Odpowiedź:
Kwestia choroby jest zawsze trudnym tematem do pokonania. Kluczem jest to, aby pamiętać, że Boże drogi "są wyższe niż drogi wasze i myśli moje niż myśli wasze" (Ks. Izajasza 55.9). Gdy cierpimy z powodu choroby, trudno jest skupić się na tym, co dobrego może Bóg wynieść w jej efekcie. Rzymian 8.28 przypomina nam, że Bóg może wyprowadzić dobro z każdej sytuacji. Wielu ludzi cofając się do czasu choroby patrzy na ten okres jak na moment, w którym zbliżyli się do Boga, nauczyli się Jemu bardziej ufać i/ lub nauczyli się jak prawdziwie cenić życie.
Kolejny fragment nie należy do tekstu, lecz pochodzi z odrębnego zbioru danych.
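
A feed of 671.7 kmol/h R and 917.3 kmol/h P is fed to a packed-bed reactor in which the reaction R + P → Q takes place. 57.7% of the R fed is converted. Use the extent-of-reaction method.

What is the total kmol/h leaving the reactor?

R reacted = 0.577 × 671.7 = 387.6 kmol/h; ν_R = −1, so ξ = 387.6/1 = 387.6 kmol/h.
Outlet amounts (n = n₀ + ν ξ):
  R: 671.7 − 1(387.6) = 284.1
  P: 917.3 − 1(387.6) = 529.7
  Q: 0 + 1(387.6) = 387.6
Total out = 284.1 + 529.7 + 387.6 = 1201 kmol/h.

1200 kmol/h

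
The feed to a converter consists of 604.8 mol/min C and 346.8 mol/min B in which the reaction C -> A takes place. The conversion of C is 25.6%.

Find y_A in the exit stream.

0.163

C reacted = 0.256 × 604.8 = 154.8 mol/min; ν_C = −1, so ξ = 154.8/1 = 154.8 mol/min.
Outlet amounts (n = n₀ + ν ξ):
  C: 604.8 − 1(154.8) = 450
  A: 0 + 1(154.8) = 154.8
  B: 346.8 (inert)
Total out = 951.6 mol/min; y_A = 154.8 / 951.6 = 0.1627.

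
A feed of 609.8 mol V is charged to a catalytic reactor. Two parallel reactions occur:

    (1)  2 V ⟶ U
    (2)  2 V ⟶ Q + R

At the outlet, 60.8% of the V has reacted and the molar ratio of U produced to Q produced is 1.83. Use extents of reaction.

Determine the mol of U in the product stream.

120 mol

Conversion of V: V consumed = 0.608 × 609.8 = 370.8 mol = 2ξ₁ + 2ξ₂.
Selectivity: 1ξ₁ / (1ξ₂) = 1.83 → ξ₁ = 1.83 ξ₂.
Substitute: (2·1.83 + 2) ξ₂ = 370.8 → ξ₂ = 65.51 mol, ξ₁ = 119.9 mol.
Outlet amounts (n = n₀ + Σ ν·ξ):
  V: 609.8 − 2(119.9) − 2(65.51) = 239
  U: 0 + 1(119.9) = 119.9
  Q: 0 + 1(65.51) = 65.51
  R: 0 + 1(65.51) = 65.51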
To jest perspektywa jaką ma Bóg, ponieważ On jest suwerenny i zna efekt końcowy.
Nie oznacza to, że choroba zawsze pochodzi od Boga lub że Bóg zawsze zadaje nam chorobę, aby nauczyć nas duchowej lekcji. W świecie zniszczonym grzechem, choroby uleczalne i nieuleczalne czy śmierć, zawsze będą z nami. Jesteśmy upadłymi istotami, z fizycznymi ciałami podatnymi na choroby uleczalne i nieuleczalne. Niektóre choroby są po prostu efektem naturalnego biegu spraw w tym świecie. Choroba może też być efektem demonicznego ataku. Biblia opisuje kilka przypadków, gdzie cierpienie fizyczne zostało spowodowane przez szatana i jego demony (Ew. Mateusza 17.14-18; Ew. Łukasza 13.10-16). Zatem niektóre choroby nie są od Boga, ale od szatana. Nawet w tych przypadkach, Bóg sprawuje nad nimi kontrolę. Bóg czasem dopuszcza grzech i/lub szatana, aby sprawić cierpienie fizyczne. Nawet jeśli choroba nie jest bezpośrednio od Boga, On nadal wykorzysta tą sytuację zgodnie ze swoją doskonałą wolą.
Niezaprzeczalne jest jednak to, że Bóg czasem intencjonalnie przyzwala lub nawet sprawia chorobę, aby osiągnąć swoje suwerenne cele. I chociaż choroba nie jest bezpośrednio omówiona we fragmencie Hebrajczyków 12.5-11, to opisuje Boga dyscyplinującego nas, abyśmy "wydali błogi owoc sprawiedliwości" (werset 11). Choroba może być sposobem Bożej, kochającej dyscypliny. Trudno jest nam pojąć z jakiego powodu Bóg uczynił coś w taki czy inny sposób. Ale wierząc w suwerenność Boga, nie ma innej opcji aniżeli cierpienie będące czymś, na co Bóg pozwala i/lub powoduje.
Najwyraźniejszym przykładem tego w Piśmie Świętym jest Psalm 119. Zauważ postęp przez wersety 67, 71 oraz 75- "Zanim zostałem upokorzony, błądziłem, Ale teraz strzegę twego słowa [...] Dobrze mi, żem został upokorzony, Abym się nauczył ustaw twoich [...] Wiem, Panie, że sądy twoje są sprawiedliwe I żeś mię słusznie upokorzył." Autor Psalmu 119 patrzył na cierpienie z Bożej perspektywy. Ostatecznie, dobrem było dla niego to, że został upokorzony. Efektem upokorzenia było to, że mógł się nauczyć Bożych ustaw i tego jak być posłusznym Jego Słowu.
Ponownie, choroba i cierpienie nigdy nie są łatwe do pokonania. Jedna rzecz jest pewna, choroba nie powinna sprawić, że stracimy wiarę w Boga. Bóg jest dobry, nawet jeśli cierpimy. Nawet ostateczne cierpienie "śmierć" jest aktem Bożej dobroci. Trudno jest sobie wyobrazić osobę, która będąc w niebie w wyniku choroby czy z powodu cierpienia żałuje tego, przez co przeszła w tym świecie.
Ostatnia uwaga: gdy ludzie cierpią, naszą odpowiedzialnością jest usłużenie im, troska o nich, modlitwa za nich i pocieszenie ich. Gdy jakaś osoba cierpi, nie jest właściwe podkreślanie tego, że Bóg wyciągnie z tego cierpienia coś dobrego. Tak, jest to prawdą. Jednak w czasie doświadczania tego cierpienia, nie zawsze jest to najwłaściwszy moment, aby dzielić się tą prawdą. Cierpiący ludzie potrzebują naszej miłości i zaangażowania, a niekoniecznie przypomnienia prawd biblijnej teologii.